I have read plenty of vampire books in my research, but none were more interesting than Richard Matheson’s 1954 I Am Legend. It is a literary landmark in vampire fiction as it takes the science fiction craze of the Post-war era and combines it with older, literary vampires to create something entirely new. As it is also the Prometheus for the zombie apocalypse horror genre, I Am Legend has a legacy that can not be ignored. There have been three film adaptations of I Am Legend so far: The Last Man on Earth (1964) starring Vincent Price, The Omega Man (1971) starring Charlton Heston, and finally I Am Legend (2007) starring Will Smith (with a potential sequel coming in the future). Despite three interpretations of Matheson’s work, all of them feel inadequate as faithful adaptations. So why, then, do all of the movie adaptations of this novel do it so much injustice? While most elements of the book are found in each film, I argue that they miss the core part of the book which centres around the abject despair and depression that Robert Neville faces throughout the novel.
As a teen, I saw Bela Lugosi’s Dracula. It occurred to me that if one vampire was scary, then if the whole world was filled with vampires and there was only one normal person left, than that would be even scarier.

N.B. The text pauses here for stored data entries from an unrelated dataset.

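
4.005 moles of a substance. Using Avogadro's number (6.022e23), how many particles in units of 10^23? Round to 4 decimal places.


N = n * NA, then divide by 1e23 for the requested units.
N / 1e23 = n * 6.022
N / 1e23 = 4.005 * 6.022
N / 1e23 = 24.11811, rounded to 4 dp:

24.1181


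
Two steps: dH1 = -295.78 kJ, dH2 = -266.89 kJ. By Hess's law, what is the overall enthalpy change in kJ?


Hess's law: enthalpy is a state function, so add the step enthalpies.
dH_total = dH1 + dH2 = -295.78 + (-266.89)
dH_total = -562.67 kJ:

-562.67 kJ


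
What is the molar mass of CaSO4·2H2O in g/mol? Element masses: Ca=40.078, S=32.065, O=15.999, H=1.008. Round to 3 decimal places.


M = sum(count * atomic_mass) over atoms.
M = 1*40.078 + 1*32.065 + 6*15.999 + 4*1.008
M = 40.078 + 32.065 + 95.994 + 4.032
M = 172.169 g/mol, rounded to 3 dp:

172.169 g/mol


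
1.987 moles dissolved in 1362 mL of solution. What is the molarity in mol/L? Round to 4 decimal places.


Convert volume to liters: V_L = V_mL / 1000.
V_L = 1362 / 1000 = 1.362 L
M = n / V_L = 1.987 / 1.362
M = 1.45888399 mol/L, rounded to 4 dp:

1.4589 mol/L


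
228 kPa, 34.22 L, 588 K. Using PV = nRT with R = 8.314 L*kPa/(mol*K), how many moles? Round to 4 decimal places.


PV = nRT, solve for n = PV / (RT).
PV = 228 * 34.22 = 7802.16
RT = 8.314 * 588 = 4888.632
n = 7802.16 / 4888.632
n = 1.59598023 mol, rounded to 4 dp:

1.5960 mol


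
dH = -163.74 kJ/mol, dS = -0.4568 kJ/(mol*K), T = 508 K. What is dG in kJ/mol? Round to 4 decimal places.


Gibbs: dG = dH - T*dS (consistent units, dS already in kJ/(mol*K)).
T*dS = 508 * -0.4568 = -232.0544
dG = -163.74 - (-232.0544)
dG = 68.3144 kJ/mol, rounded to 4 dp:

68.3144 kJ/mol


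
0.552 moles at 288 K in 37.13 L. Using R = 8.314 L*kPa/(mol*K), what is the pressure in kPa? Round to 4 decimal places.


PV = nRT, solve for P = nRT / V.
nRT = 0.552 * 8.314 * 288 = 1321.7265
P = 1321.7265 / 37.13
P = 35.59726636 kPa, rounded to 4 dp:

35.5973 kPa


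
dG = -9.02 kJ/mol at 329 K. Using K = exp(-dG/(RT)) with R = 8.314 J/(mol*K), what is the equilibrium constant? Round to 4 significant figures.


dG is in kJ/mol; multiply by 1000 to match R in J/(mol*K).
RT = 8.314 * 329 = 2735.306 J/mol
exponent = -dG*1000 / (RT) = -(-9.02*1000) / 2735.306 = 3.29762008
K = exp(3.29762008)
K = 27.04819, rounded to 4 significant figures:

27.05


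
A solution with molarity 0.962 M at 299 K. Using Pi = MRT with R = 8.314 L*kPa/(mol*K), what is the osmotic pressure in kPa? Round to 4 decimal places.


Osmotic pressure (van't Hoff): Pi = M*R*T.
RT = 8.314 * 299 = 2485.886
Pi = 0.962 * 2485.886
Pi = 2391.422332 kPa, rounded to 4 dp:

2391.4223 kPa


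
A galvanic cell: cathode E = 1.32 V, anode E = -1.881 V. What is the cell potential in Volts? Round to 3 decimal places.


Standard cell potential: E_cell = E_cathode - E_anode.
E_cell = 1.32 - (-1.881)
E_cell = 3.201 V, rounded to 3 dp:

3.201 V


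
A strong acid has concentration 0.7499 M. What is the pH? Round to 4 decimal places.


A strong acid dissociates completely, so [H+] equals the given concentration.
pH = -log10([H+]) = -log10(0.7499)
pH = 0.12499665, rounded to 4 dp:

0.1250


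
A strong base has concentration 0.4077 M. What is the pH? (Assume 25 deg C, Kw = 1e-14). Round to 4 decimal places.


A strong base dissociates completely, so [OH-] equals the given concentration.
pOH = -log10([OH-]) = -log10(0.4077) = 0.389659
pH = 14 - pOH = 14 - 0.389659
pH = 13.610341, rounded to 4 dp:

13.6103


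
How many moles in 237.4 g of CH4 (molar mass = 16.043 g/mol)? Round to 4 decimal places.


n = mass / M
n = 237.4 / 16.043
n = 14.7977311 mol, rounded to 4 dp:

14.7977 mol


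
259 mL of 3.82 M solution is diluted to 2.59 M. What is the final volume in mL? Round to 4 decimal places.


Dilution: M1*V1 = M2*V2, solve for V2.
V2 = M1*V1 / M2
V2 = 3.82 * 259 / 2.59
V2 = 989.38 / 2.59
V2 = 382.0 mL, rounded to 4 dp:

382.0000 mL


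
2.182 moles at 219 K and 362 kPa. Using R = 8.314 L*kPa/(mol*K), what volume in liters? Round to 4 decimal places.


PV = nRT, solve for V = nRT / P.
nRT = 2.182 * 8.314 * 219 = 3972.9114
V = 3972.9114 / 362
V = 10.97489337 L, rounded to 4 dp:

10.9749 L


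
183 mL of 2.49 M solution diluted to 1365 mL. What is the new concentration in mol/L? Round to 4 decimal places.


Dilution: M1*V1 = M2*V2, solve for M2.
M2 = M1*V1 / V2
M2 = 2.49 * 183 / 1365
M2 = 455.67 / 1365
M2 = 0.33382418 mol/L, rounded to 4 dp:

0.3338 mol/L


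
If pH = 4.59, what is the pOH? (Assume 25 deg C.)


At 25 deg C, pH + pOH = 14.
pOH = 14 - pH = 14 - 4.59
pOH = 9.41:

9.41


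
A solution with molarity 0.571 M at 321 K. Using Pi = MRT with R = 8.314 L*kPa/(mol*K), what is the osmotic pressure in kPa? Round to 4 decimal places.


Osmotic pressure (van't Hoff): Pi = M*R*T.
RT = 8.314 * 321 = 2668.794
Pi = 0.571 * 2668.794
Pi = 1523.881374 kPa, rounded to 4 dp:

1523.8814 kPa


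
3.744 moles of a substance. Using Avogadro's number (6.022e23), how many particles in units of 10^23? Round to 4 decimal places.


N = n * NA, then divide by 1e23 for the requested units.
N / 1e23 = n * 6.022
N / 1e23 = 3.744 * 6.022
N / 1e23 = 22.546368, rounded to 4 dp:

22.5464


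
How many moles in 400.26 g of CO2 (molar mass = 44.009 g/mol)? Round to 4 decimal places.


n = mass / M
n = 400.26 / 44.009
n = 9.09495785 mol, rounded to 4 dp:

9.0950 mol


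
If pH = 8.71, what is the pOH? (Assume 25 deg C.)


At 25 deg C, pH + pOH = 14.
pOH = 14 - pH = 14 - 8.71
pOH = 5.29:

5.29


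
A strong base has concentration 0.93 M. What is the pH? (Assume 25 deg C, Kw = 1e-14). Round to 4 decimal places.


A strong base dissociates completely, so [OH-] equals the given concentration.
pOH = -log10([OH-]) = -log10(0.93) = 0.031517
pH = 14 - pOH = 14 - 0.031517
pH = 13.968483, rounded to 4 dp:

13.9685


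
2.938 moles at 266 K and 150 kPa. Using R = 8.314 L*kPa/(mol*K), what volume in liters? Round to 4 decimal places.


PV = nRT, solve for V = nRT / P.
nRT = 2.938 * 8.314 * 266 = 6497.4575
V = 6497.4575 / 150
V = 43.31638333 L, rounded to 4 dp:

43.3164 L


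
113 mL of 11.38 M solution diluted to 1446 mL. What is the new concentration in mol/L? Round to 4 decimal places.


Dilution: M1*V1 = M2*V2, solve for M2.
M2 = M1*V1 / V2
M2 = 11.38 * 113 / 1446
M2 = 1285.94 / 1446
M2 = 0.88930844 mol/L, rounded to 4 dp:

0.8893 mol/L


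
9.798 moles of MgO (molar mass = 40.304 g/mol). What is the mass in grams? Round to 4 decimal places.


mass = n * M
mass = 9.798 * 40.304
mass = 394.898592 g, rounded to 4 dp:

394.8986 g


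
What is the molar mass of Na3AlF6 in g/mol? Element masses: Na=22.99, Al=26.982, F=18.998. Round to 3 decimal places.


M = sum(count * atomic_mass) over atoms.
M = 3*22.99 + 1*26.982 + 6*18.998
M = 68.97 + 26.982 + 113.988
M = 209.94 g/mol, rounded to 3 dp:

209.940 g/mol


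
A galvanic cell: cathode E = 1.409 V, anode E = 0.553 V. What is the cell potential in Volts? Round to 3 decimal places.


Standard cell potential: E_cell = E_cathode - E_anode.
E_cell = 1.409 - (0.553)
E_cell = 0.856 V, rounded to 3 dp:

0.856 V


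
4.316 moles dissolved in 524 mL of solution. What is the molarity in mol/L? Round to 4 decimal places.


Convert volume to liters: V_L = V_mL / 1000.
V_L = 524 / 1000 = 0.524 L
M = n / V_L = 4.316 / 0.524
M = 8.23664122 mol/L, rounded to 4 dp:

8.2366 mol/L


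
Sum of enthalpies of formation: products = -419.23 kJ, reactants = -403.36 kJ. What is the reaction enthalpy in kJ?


dH_rxn = sum(dH_f products) - sum(dH_f reactants)
dH_rxn = -419.23 - (-403.36)
dH_rxn = -15.87 kJ:

-15.87 kJ


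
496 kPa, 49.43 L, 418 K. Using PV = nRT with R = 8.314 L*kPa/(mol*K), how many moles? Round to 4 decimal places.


PV = nRT, solve for n = PV / (RT).
PV = 496 * 49.43 = 24517.28
RT = 8.314 * 418 = 3475.252
n = 24517.28 / 3475.252
n = 7.05482077 mol, rounded to 4 dp:

7.0548 mol


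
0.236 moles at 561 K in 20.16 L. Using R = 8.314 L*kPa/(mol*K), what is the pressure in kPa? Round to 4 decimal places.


PV = nRT, solve for P = nRT / V.
nRT = 0.236 * 8.314 * 561 = 1100.7403
P = 1100.7403 / 20.16
P = 54.60021329 kPa, rounded to 4 dp:

54.6002 kPa


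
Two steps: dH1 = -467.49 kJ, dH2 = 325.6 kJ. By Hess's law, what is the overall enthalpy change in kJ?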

Richard Matheson to the Tor/Forge Blog
Richard Matheson’s novel is more than a “what if I wrote Dracula but with more vampires” story, I Am Legend is a truly terrifying apocalypse filled with the bloodthirsty dead. In Matheson’s own words, it’s “the story of a man trying to survive in a world of vampires,” and nothing more1. This isolation is truly the key to the whole story, because it creates this environment where Robert Neville goes through immense trauma even after the apocalypse starts. And this is where the problems start to arise with the film adaptations. Throughout all of the films, Robert is never truly alone. We do not get to see Neville have to make his house sound proof so that he can not hear the vampire women outside seducing him to open the door. We do not see his relationship with the dog really grow at all in any of the films, if the dog is even there to begin with. And although the leading men in all three movies are great actors, none of them truly show just how absolutely broken Neville is, and how much worse he gets throughout the story. This stems from the Hollywood system never really understanding why Matheson’s book works, despite taking in several of his scripts. Matheson said on the fascination with I Am Legend in Hollywood that, “I don’t know why Hollywood keeps coming back to the book just to not do it the way I wrote it. The book should have been filmed as is at the time it came out. It’s too late now.” While I support Matheson’s frustration with the adaptations that have come out, I disagree that it is too late to make a proper film adaptation. So much of the story rings true even today, just with new cultural and social implications. It would be worthwhile to have a brand new take on the story that truly characterises Robert Neville as a deeply lonely individual who crafts his own mundane hell.